With support from the College Spark Foundation, Mahoney and math faculty Dion Alexander, Laverta Schmeling, Loreta Sandoval, Tula Mollas, and Douglas Stultz got to work to unpack the problem and create a solution to help students succeed. Their approach is a key part of CPTC’s Guided Pathways initiative, which groups courses together to streamline the process for students to select and complete their degrees and begin their careers. The new math model includes three key elements:
• A self-directed self-placement process
• A co-requisite teaching model that pairs prerequisite classes with college-level classes
• Math courses embedded in professional-technical program pathways
A more customized placement process
Clover Park’s math placement test, a third-party assessment used by many colleges, proved to be an inaccurate gauge, leaving students struggling in higher-level classes or bogged down by multiple remedial classes. The testing process was particularly demoralizing for first-generation students already carrying a lot of doubt about school.
In its place, an untimed, mobile-friendly “confidence survey” asks students to review various math problems and rate their level of familiarity and comfort. They then discuss their results with an advisor to assess which level of math they are most likely to achieve success.
“Direct self-placement has been a big success,” Mahoney said. “And it’s not just data telling us that. We’re getting a lot of positive feedback from students.”
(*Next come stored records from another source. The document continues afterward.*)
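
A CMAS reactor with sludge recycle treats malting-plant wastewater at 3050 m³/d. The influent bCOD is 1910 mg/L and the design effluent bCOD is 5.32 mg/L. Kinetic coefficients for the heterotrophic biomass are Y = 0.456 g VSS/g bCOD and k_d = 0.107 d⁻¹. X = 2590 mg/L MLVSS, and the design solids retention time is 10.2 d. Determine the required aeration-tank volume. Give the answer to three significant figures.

Steady-state biomass mass balance: V·X·(1 + k_d·θ_c) = Y·Q·(S₀ − S)·θ_c, so V = 0.456 × 3050 × (1910 − 5.32) × 10.2 / [2590 × (1 + 0.107 × 10.2)] = 2.7×10^7 / 5417 = 4988 m³.

V ≈ 4990 m³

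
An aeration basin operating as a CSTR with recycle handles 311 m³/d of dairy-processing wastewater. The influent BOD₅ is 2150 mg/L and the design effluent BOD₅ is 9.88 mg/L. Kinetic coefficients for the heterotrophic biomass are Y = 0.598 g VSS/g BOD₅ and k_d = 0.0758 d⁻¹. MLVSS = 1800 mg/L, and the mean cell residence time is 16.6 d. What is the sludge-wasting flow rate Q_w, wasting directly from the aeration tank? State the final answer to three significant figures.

Q_w ≈ 97.9 m³/d

From the SRT design equation V = Y Q (S₀−S) θ_c / [X (1 + k_d θ_c)] = 0.598 × 311 × (2150 − 9.88) × 16.6 / [1800 × (1 + 0.0758 × 16.6)] = 6.61×10^6 / 4065 = 1625 m³.
With mixed-liquor wasting, θ_c = V/Q_w, so Q_w = V/θ_c = 1625/16.6 = 97.92 m³/d.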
Co-requisite math classes connect to college-level courses
The new co-requisite solution allows students to go directly into college-level math courses that provide just-in-time supplemental instruction. Students watch video lectures remotely and work on practice questions in the classroom, using practical applications to understand specific concepts. Students receive additional support when they need it—day and night—during class and in-person and online through the CPTC Tutoring Center.
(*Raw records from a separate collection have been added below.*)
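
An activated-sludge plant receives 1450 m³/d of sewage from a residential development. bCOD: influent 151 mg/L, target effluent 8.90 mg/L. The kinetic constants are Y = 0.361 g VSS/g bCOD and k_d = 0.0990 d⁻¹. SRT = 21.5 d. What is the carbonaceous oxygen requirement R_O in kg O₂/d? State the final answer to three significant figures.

The observed yield is Y_obs = Y/(1 + k_d·θ_c) = 0.361 / (1 + 0.0990 × 21.5) = 0.361 / 3.129 = 0.1154 g VSS per g bCOD removed.
Substrate removed = Q·(S₀ − S) = 1450 m³/d × (151 − 8.90) g/m³ = 2.06×10^5 g/d = 206.0 kg/d.
Net sludge production P_X = 0.1154 × 206.0 = 23.78 kg VSS/d.
R_O = Q·(S₀ − S) − 1.42·P_X = 206.0 − 1.42 × 23.78 = 172.3 kg O₂/d.

R_O ≈ 172 kg O₂/d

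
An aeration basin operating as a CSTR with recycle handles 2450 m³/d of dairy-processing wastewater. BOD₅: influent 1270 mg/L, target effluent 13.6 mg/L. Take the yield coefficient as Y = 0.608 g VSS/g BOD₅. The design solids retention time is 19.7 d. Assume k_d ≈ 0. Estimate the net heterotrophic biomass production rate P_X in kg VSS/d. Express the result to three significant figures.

P_X ≈ 1870 kg VSS/d

No decay correction is needed, so Y_obs = Y = 0.608.
Mass of BOD₅ removed per day: Q(S₀ − S) = 2450 × 1256 g/m³ = 3078 kg/d.
So the net sludge growth is P_X = 0.6080 × 3078 = 1872 kg VSS/d.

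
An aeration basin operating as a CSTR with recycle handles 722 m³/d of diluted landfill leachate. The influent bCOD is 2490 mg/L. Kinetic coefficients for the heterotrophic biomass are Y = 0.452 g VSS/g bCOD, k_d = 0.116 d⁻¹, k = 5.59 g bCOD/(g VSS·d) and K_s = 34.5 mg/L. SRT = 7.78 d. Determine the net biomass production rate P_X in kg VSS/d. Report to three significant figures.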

“Overall, it’s been a great experience so far,” said Dion Alexander, who teaches co-requisite statistics launched in the fall of 2021. “We’re getting students to those college-level concepts much faster. They don’t need to know everything. What they do need to know is how important concepts relate to the field they are going into.”
“I see how the additional math support helps students succeed,” said Hafsia Chaieb, an embedded tutor in the co-requisite statistics class and peer tutor in the Tutoring Center. “When people receive positive feedback and understand concepts that confused them at first, it only builds their confidence. There’s no such thing as too much support.”
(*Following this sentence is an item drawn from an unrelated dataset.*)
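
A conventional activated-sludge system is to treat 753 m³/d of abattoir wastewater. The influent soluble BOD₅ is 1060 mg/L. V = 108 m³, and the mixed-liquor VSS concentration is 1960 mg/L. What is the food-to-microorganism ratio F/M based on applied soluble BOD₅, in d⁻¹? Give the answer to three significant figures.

F/M = applied load / biomass = Q·S₀/(V·X) = 753 × 1060 / (108.0 × 1960) = 3.771 d⁻¹.

F/M ≈ 3.77 d⁻¹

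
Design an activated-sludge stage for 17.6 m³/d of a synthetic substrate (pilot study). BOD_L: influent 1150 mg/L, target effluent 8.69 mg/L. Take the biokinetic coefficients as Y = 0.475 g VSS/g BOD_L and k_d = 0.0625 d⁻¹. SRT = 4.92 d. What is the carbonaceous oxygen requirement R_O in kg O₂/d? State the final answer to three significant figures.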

“I’m so glad there was a co-requisite available for the statistics class,” said Sarah Miller, a CPTC student pursuing a Network Operations and Systems Security degree. “I needed a refresher and a fast-track class so that I could start my program next quarter.” The full-time student and busy mom also appreciated the hybrid structure. “The video lectures gave me more time in class to ask questions and get help with assignments.”
Simplifying professional-technical pathways
The third prong of the team’s restructuring efforts is focused on slotting math requirements into professional-technical pathways. For example, many students enrolled in programs within the School of Health and Human Development are required to take three math classes to meet graduation requirements. Now they can take one co-requisite class that combines the requirements and offers support and supplemental instruction if they need it.
A work in progress
Student outcomes are trending in the right direction, but there’s more work to do. The primary focus is to fine-tune the new model and develop co-requisite classes for remaining transferable math classes. The college will eventually move to a fully co-requisite model where every math class has the option of supplemental support.
“It’s all still a work in progress,” Alexander said. “It’s true we’re seeing positive results. We made the right changes to make that happen. But we still have a long way to go to make sure every student succeeds.”